Grasping the grounded nature of mental simulation

Neuroscientific evidence of mental simulation 

Despite a longstanding debate regarding whether sensory images exist in the brain in a modal manner (see Kosslyn, Ganis, & Thompson, 2001 for a brief review), recent neuroscience evidence provides overwhelming support for the notion that the same brain areas are active during actual perception are active during imagery of a sensory experience. Using brain-imagining technology (e.g., functional magnetic resonance imaging, fMRI), researchers have explored the activation of different brain areas during perception and conscious forms of imagery. The mapping of neural activity between perception and conscious imagery is not a one-to-one relationship; however, the overlap is significant and provides support that conscious imagery can be a perceptual experience.

The neuroscience literature has additionally shown that these perceptual images and their neural correlates are activated automatically, through mental simulation, in response to simply viewing pictures or reading words. For example, viewing pictures of food items (e.g., a hamburger or spaghetti) activates brain areas associated with taste (Simmons, Martin, & Barsalou, 2005). Reading words with strong smell characteristics (e.g., coffee or vomit) activates brain areas associated with smell (González et al., 2006). Additionally, mirror neuron evidence suggests that simply observing another perform actions leads to neural activity similar to oneself performing the same action (see Rizzolatti and Craighero 2004 for a review). This fMRI evidence shows that pictures and words of objects and experiences can lead to automatic mental simulations.

In addition to the behavioral evidence regarding motor simulation (Tucker and Ellis 1998, 2004), researchers have also used brain-imaging technology to examine motor simulation. For example, viewing and naming pictures of tools that can be grasped with the hand (e.g., a wrench) activated premotor areas of the brain to a greater extent than viewing and naming pictures of non-graspable items (e.g., an elephant; Chao & Martin, 2000). Grèzes and Decety (2002) replicated the findings from Tucker and Ellis (2001) and showed considerable overlap in brain activity for deliberately imagining a motor action with a tool and simply viewing a picture of the tool.

The neuroscience research provides compelling evidence for the existence of mental simulations at a more automatic level. What do these simulations ultimately mean for us in our daily lives? We next explore the applications of mental simulations, with a particular focus on consumer contexts.

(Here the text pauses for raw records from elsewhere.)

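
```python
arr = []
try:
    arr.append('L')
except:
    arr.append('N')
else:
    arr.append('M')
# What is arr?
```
['L', 'M']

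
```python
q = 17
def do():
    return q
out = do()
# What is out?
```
17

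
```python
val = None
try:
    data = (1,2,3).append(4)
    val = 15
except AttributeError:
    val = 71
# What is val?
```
71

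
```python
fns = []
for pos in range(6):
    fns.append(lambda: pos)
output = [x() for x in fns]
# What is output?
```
[5, 5, 5, 5, 5, 5]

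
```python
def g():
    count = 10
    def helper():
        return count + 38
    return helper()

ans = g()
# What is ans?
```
48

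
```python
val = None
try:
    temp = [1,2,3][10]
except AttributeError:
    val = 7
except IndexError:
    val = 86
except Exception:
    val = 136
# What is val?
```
86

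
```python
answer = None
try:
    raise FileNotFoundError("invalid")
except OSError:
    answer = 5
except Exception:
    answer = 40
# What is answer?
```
5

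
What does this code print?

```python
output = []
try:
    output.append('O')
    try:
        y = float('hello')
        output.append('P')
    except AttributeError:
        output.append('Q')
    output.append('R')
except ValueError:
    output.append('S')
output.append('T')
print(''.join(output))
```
OST

Inner handler doesn't match, propagates to outer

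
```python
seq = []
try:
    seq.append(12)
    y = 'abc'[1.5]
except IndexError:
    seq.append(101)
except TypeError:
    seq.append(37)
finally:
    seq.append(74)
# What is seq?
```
[12, 37, 74]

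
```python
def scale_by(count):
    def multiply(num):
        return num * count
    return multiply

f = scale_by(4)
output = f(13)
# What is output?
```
52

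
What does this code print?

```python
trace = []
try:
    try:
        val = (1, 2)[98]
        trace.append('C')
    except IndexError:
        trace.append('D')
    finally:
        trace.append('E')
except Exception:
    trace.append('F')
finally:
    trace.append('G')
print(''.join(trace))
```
DEG

Both finally blocks run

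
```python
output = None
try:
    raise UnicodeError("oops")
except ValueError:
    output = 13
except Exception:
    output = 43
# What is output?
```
13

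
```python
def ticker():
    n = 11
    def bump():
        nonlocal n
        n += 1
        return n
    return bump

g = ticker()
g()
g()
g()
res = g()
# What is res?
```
15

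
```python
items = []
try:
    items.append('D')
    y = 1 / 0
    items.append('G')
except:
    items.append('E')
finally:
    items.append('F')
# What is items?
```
['D', 'E', 'F']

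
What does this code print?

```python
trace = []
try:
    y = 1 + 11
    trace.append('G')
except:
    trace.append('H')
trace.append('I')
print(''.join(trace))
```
GI

No exception, try block completes normally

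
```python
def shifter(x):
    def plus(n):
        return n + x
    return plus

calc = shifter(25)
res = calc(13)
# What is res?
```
38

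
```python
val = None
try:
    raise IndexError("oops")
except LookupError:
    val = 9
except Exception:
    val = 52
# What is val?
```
9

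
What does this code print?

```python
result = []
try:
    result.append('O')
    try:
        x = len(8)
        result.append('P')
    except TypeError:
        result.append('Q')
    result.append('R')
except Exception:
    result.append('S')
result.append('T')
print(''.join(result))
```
OQRT

Inner exception caught by inner handler, outer continues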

Applications of mental simulation

 Given the fact that people automatically mentally simulate many of the perceptual experiences in our environment, we (Elder & Krishna, 2012), as well as other researchers (e.g., Eelen, Dewitte, & Warlop, 2013; Shen & Sengupta, 2012; Ping, Dhillon, & Beilock, 2009), have sought to understand the evaluative and behavioral consequences of such simulations. Particularly, we explore the impact of mental simulations on consumer behavior within an advertising context.

One of the particularly relevant consequences of mental simulation is the likelihood of someone purchasing the product advertised. As we imagine ourselves doing something, we’re more likely to intend to perform that behavior (Anderson, 1983). We expected this increase in behavioral intention would also occur for experiences simulated at a more automatic level.

We know from prior experimental and neuroscience research that our minds simulate motor behavior, or interacting with objects with our hands at an automatic level. But what are the characteristics of stimuli (pictures) that make mental simulation more likely? Mental simulations are essentially automatic replays of prior experiences from memory. Thus, pictures that look like our everyday environment should lead to mental simulations. One simple manipulation of this concept is to have a mug with the handle pointed to the right or left. For a right-handed person, having the handle on the right should facilitate greater simulation than having the handle on the left; the converse is true for a left-handed person.

Figure 1. Example of pictures used in studiesA typical study we conducted has participants view one of two advertisements: one with the product oriented toward the right and one with the product oriented toward the left. Participants view the advertisement and then provide their purchase intentions. The basic finding across studies is that orienting the product toward the viewer’s dominant hand leads to higher purchase intentions than orienting the product toward the viewer’s non-dominant hand. For example, in one of our studies, participants viewed a picture of a bowl of yogurt. This bowl of yogurt had the spoon oriented toward either the left or right. We additionally included a control condition without a spoon. We found the orientation of the spoon mattered, with purchase intentions being significantly higher when the spoon matched the participant’s dominant hand. Such a subtle manipulation as mirroring the visual contained within an advertisement leads to important downstream consequences on behavioral intentions.